Yesterday, on the side of the street, walking, I saw a naked man - not one stitch of clothing. My friend's driveby diagnosis was 'schizophrenia', which prompted a conversation about the treatment of mental illness and other disabilities in Burkina Faso.
Downs Syndrome - in four years she'd never seen a Downs Syndrome person in the country - and had been told that there is a special school for them, which she wasn't sure how to understand, given the poverty of the country (175th out of 181 countries ranked).
One traditional treatment she has seen was when she saw about a dozen people chained to trees in a courtyard - each person had their own tree, and couldn't reach any other person. She gathered that our term for what they were being treated for would be 'psychotic episodes'. The traditional healer claimed that his treatment 'cured' them in somewhere between three days to three weeks. A psychiatrist she knows said that 'yes, that was about the average range in length of time for an untreated psychotic episode'.
I've seen very few people with physical disabilities - some people limping, but that could also just be a temporary injury. I was told that there was a polio outbreak several decades ago, resulting in a significant number of people without full use of their legs. They are treated well - equipped with hand-cranked wheelchairs, trained in a trade to support themselves, and generally highly regarded. And there are services for blind and deaf people.
We know one family with a severely multiple handicapped child, and treatments there have ranged from modern medical care, through faith healings and traditional medicine - managing to keep the child alive for more than five years now.
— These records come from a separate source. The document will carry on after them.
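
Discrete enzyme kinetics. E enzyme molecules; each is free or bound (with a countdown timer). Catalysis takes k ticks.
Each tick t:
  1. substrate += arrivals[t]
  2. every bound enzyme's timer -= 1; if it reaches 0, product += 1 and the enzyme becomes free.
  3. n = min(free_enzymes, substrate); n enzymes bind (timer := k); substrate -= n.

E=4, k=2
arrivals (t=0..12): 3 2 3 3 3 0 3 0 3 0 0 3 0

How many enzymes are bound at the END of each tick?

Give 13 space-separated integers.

Answer: 3 4 4 4 4 4 4 4 4 4 1 3 3

Derivation:
t=0: arr=3 -> substrate=0 bound=3 product=0
t=1: arr=2 -> substrate=1 bound=4 product=0
t=2: arr=3 -> substrate=1 bound=4 product=3
t=3: arr=3 -> substrate=3 bound=4 product=4
t=4: arr=3 -> substrate=3 bound=4 product=7
t=5: arr=0 -> substrate=2 bound=4 product=8
t=6: arr=3 -> substrate=2 bound=4 product=11
t=7: arr=0 -> substrate=1 bound=4 product=12
t=8: arr=3 -> substrate=1 bound=4 product=15
t=9: arr=0 -> substrate=0 bound=4 product=16
t=10: arr=0 -> substrate=0 bound=1 product=19
t=11: arr=3 -> substrate=0 bound=3 product=20
t=12: arr=0 -> substrate=0 bound=3 product=20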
Services for learning disabilities are almost non-existent (other than perhaps in the most expensive schools), so, other than for those lucky enough to get personalized attention in small classes, any variety of learning disabilities would lead to illiteracy.
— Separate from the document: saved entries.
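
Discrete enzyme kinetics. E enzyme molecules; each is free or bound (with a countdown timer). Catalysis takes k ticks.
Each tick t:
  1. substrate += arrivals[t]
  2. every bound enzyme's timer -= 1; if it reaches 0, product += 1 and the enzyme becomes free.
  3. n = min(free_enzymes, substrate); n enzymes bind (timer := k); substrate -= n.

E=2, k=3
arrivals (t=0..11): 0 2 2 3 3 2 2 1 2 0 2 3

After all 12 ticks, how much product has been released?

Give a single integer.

Answer: 6

Derivation:
t=0: arr=0 -> substrate=0 bound=0 product=0
t=1: arr=2 -> substrate=0 bound=2 product=0
t=2: arr=2 -> substrate=2 bound=2 product=0
t=3: arr=3 -> substrate=5 bound=2 product=0
t=4: arr=3 -> substrate=6 bound=2 product=2
t=5: arr=2 -> substrate=8 bound=2 product=2
t=6: arr=2 -> substrate=10 bound=2 product=2
t=7: arr=1 -> substrate=9 bound=2 product=4
t=8: arr=2 -> substrate=11 bound=2 product=4
t=9: arr=0 -> substrate=11 bound=2 product=4
t=10: arr=2 -> substrate=11 bound=2 product=6
t=11: arr=3 -> substrate=14 bound=2 product=6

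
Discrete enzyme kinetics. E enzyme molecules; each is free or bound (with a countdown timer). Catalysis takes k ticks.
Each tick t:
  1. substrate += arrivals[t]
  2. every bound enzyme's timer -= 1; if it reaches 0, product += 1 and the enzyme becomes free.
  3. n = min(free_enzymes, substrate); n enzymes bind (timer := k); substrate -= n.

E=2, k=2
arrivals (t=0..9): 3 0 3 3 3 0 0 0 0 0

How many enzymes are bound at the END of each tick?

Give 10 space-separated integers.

Answer: 2 2 2 2 2 2 2 2 2 2

Derivation:
t=0: arr=3 -> substrate=1 bound=2 product=0
t=1: arr=0 -> substrate=1 bound=2 product=0
t=2: arr=3 -> substrate=2 bound=2 product=2
t=3: arr=3 -> substrate=5 bound=2 product=2
t=4: arr=3 -> substrate=6 bound=2 product=4
t=5: arr=0 -> substrate=6 bound=2 product=4
t=6: arr=0 -> substrate=4 bound=2 product=6
t=7: arr=0 -> substrate=4 bound=2 product=6
t=8: arr=0 -> substrate=2 bound=2 product=8
t=9: arr=0 -> substrate=2 bound=2 product=8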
The remarkable thing about the naked man is that he drew no attention whatsoever (other than a couple of rubber-necking white people in a car). We saw him again on our way home an hour later - he also had reversed directions - wasn't carrying anything. Just walking.
1 comment:
If he was in India he would be a sadhu, someone who'd decided to leave his old life and enter a religious vocation. Apparently some fairly well-to-do men do this -- leave their wives and families (and clothes) and just go, wherever they go. I saw one the first morning we arrived in Delhi. He even had followers. They were clothed.